When the City Bar Talks….

Last March, in his remarks in accepting the Association Medal at the New York City Bar Association, former New York City Corporation Counsel and longtime City Bar member Zachary W. Carter spoke of his favorite metaphor for the City Bar. It was the old EF Hutton ad campaign in which a hush comes over a crowd and everyone leans in when someone says, “My broker is E.F. Hutton. And E.F. Hutton says….” The tagline: “When EF Hutton talks, people listen.”

Mr. Carter described “the role of the committee process in shaping the development of law, not only in New York City or New York State, but throughout the nation. Because when this bar Association issues a report on a substantive legal issue, given the amount of thought that’s put into it, given the supervision of the report-writing process, the quality control, when the New York City Bar talks, people in the profession, and outside, listen.”

Several recent events remind us of Mr. Carter’s words and support his metaphor.

New York Gov. Kathy Hochul signed a bill that is intended to address critical shortages of Supreme Court and Family Court judges in the city and state. Legislators reportedly identified where the new judges should be placed based in part on a report by the City Bar and the Fund for Modern Courts, which highlighted the dire need for additional Family Court judges in New York City.

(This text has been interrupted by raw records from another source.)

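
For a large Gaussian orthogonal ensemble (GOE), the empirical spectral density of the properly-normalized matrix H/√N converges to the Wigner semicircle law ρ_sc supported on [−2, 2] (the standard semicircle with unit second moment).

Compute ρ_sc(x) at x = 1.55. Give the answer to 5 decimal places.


ρ_sc(x) = (1/(2π)) √(4 − x²). With x = 1.55:
  4 − x² = 4 − (1.55)² = 4 − 2.402500 = 1.597500.
  √(4 − x²) = 1.263922.
  1/(2π) = 0.159155.
  ρ_sc(1.55) = 0.159155 · 1.263922 = 0.201160.

Rounded to 5 decimal places: ρ_sc(1.55) ≈ 0.20116.


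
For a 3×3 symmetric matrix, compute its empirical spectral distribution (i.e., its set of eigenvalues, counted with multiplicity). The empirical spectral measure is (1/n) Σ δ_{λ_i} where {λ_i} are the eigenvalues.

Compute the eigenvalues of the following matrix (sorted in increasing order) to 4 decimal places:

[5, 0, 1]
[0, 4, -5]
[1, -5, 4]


Since M is real symmetric, all three eigenvalues are real; they are the roots of det(λI − M) = λ³ − (tr M) λ² + s λ − det M, where s is the sum of the principal 2×2 minors.
tr M = 5 + 4 + 4 = 13.
s = (5·4 − 0²) + (5·4 − 1²) + (4·4 − (-5)²) = 20 + 19 + (-9) = 30.
det M (expand along row 1) = 5·(-9) − 0·5 + 1·(-4) = -49.
Characteristic polynomial: λ³ − 13λ² + 30λ + 49 = 0.
Substitute λ = y + (tr M)/3 = y + 4.333333 to remove the quadratic term: y³ + p·y + q = 0 with p = s − (tr M)²/3 = -26.333333 and q = −2(tr M)³/27 + (tr M)·s/3 − det M = 16.259259.
Three real roots ⇒ use the trigonometric (Viète) form: r = 2√(−p/3) = 5.925463, φ = arccos(3q/(p·r)) = arccos(-0.312604) = 1.888729 rad.
y_k = r·cos(φ/3 − 2πk/3) for k = 0, 1, 2 gives y = 4.789416, 0.626791, -5.416207.
λ_k = y_k + 4.333333 gives λ = 9.1227, 4.9601, -1.0829 (check: the sum is 13.0000 = tr M).

Eigenvalues sorted in increasing order: [-1.0829, 4.9601, 9.1227].


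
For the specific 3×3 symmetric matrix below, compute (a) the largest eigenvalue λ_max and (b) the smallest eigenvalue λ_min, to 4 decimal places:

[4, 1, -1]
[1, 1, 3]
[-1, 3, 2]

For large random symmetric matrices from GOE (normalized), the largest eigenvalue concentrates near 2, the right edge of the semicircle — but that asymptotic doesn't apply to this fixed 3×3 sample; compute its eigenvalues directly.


Since M is real symmetric, all three eigenvalues are real; they are the roots of det(λI − M) = λ³ − (tr M) λ² + s λ − det M, where s is the sum of the principal 2×2 minors.
tr M = 4 + 1 + 2 = 7.
s = (4·1 − 1²) + (4·2 − (-1)²) + (1·2 − 3²) = 3 + 7 + (-7) = 3.
det M (expand along row 1) = 4·(-7) − 1·5 + (-1)·4 = -37.
Characteristic polynomial: λ³ − 7λ² + 3λ + 37 = 0.
Substitute λ = y + (tr M)/3 = y + 2.333333 to remove the quadratic term: y³ + p·y + q = 0 with p = s − (tr M)²/3 = -13.333333 and q = −2(tr M)³/27 + (tr M)·s/3 − det M = 18.592593.
Three real roots ⇒ use the trigonometric (Viète) form: r = 2√(−p/3) = 4.216370, φ = arccos(3q/(p·r)) = arccos(-0.992165) = 3.016328 rad.
y_k = r·cos(φ/3 − 2πk/3) for k = 0, 1, 2 gives y = 2.258771, 1.953924, -4.212695.
λ_k = y_k + 2.333333 gives λ = 4.5921, 4.2873, -1.8794 (check: the sum is 7.0000 = tr M).

Hence λ_max = 4.5921 and λ_min = -1.8794.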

When the City Bar’s Compliance Committee issued its “Framework for Chief Compliance Officer Liability in the Financial Sector” last year, it received wide attention, including in the Wall Street Journal. Earlier this month, SEC Commissioner Hester M. Peirce referenced the report in a statement.

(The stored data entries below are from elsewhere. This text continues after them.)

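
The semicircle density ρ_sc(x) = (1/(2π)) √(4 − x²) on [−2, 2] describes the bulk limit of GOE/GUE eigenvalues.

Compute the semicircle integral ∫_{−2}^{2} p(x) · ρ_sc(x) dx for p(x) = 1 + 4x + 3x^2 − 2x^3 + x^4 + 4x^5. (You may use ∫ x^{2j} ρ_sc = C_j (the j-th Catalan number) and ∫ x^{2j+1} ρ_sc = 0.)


Write p(x) = Σ a_i x^i, split into monomials and integrate each against ρ_sc separately.
Using ∫ x^{2j} ρ_sc = C_j = (1/(j+1)) C(2j, j) (Catalan numbers) and ∫ x^{2j+1} ρ_sc = 0 (odd monomials vanish by symmetry):
  i = 0 (even): a_0 · C_{0} = 1 · 1 = 1
  i = 1 (odd): ∫ x^1 ρ_sc = 0 (vanishes)
  i = 2 (even): a_2 · C_{1} = 3 · 1 = 3
  i = 3 (odd): ∫ x^3 ρ_sc = 0 (vanishes)
  i = 4 (even): a_4 · C_{2} = 1 · 2 = 2
  i = 5 (odd): ∫ x^5 ρ_sc = 0 (vanishes)

Summing the contributions: ∫_{−2}^{2} p(x) ρ_sc(x) dx = 1 + 3 + 2 = 6.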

And last weekend, the City Bar’s tweets marking the sixth anniversary of the attempted coup in Turkey, and decrying the persecution of Turkish lawyers since then, has received an outpouring of gratitude and hundreds of shares from lawyers and human rights defenders in that part of the world.

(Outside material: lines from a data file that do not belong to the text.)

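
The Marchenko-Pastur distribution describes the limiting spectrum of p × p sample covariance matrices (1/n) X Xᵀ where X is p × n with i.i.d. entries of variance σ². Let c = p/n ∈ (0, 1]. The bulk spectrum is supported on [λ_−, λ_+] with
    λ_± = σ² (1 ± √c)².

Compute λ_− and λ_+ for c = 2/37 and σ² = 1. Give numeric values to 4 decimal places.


c = 2/37 = 0.054054; √c = 0.232495.
λ_− = σ² (1 − √c)² = 1 · (1 − 0.232495)² = 1 · (0.767505)² = 0.589063.
λ_+ = σ² (1 + √c)² = 1 · (1 + 0.232495)² = 1 · (1.232495)² = 1.519045.

Rounded to 4 decimal places: λ_− ≈ 0.5891, λ_+ ≈ 1.5190.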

The City Bar is grateful for the continuing hard work of our committees in speaking forcefully on important issues of the day. In his remarks, Mr. Carter said that one of the reasons he thought people listened when the City Bar spoke is that it’s a place “where people were willing to take off their parochial, institutional hats and advocate for a position that represented neutral justice for the greater good….And there’s probably never been a time in our nation’s history, or in the city’s history, when it has been more important for the New York City Bar Association to play that role.”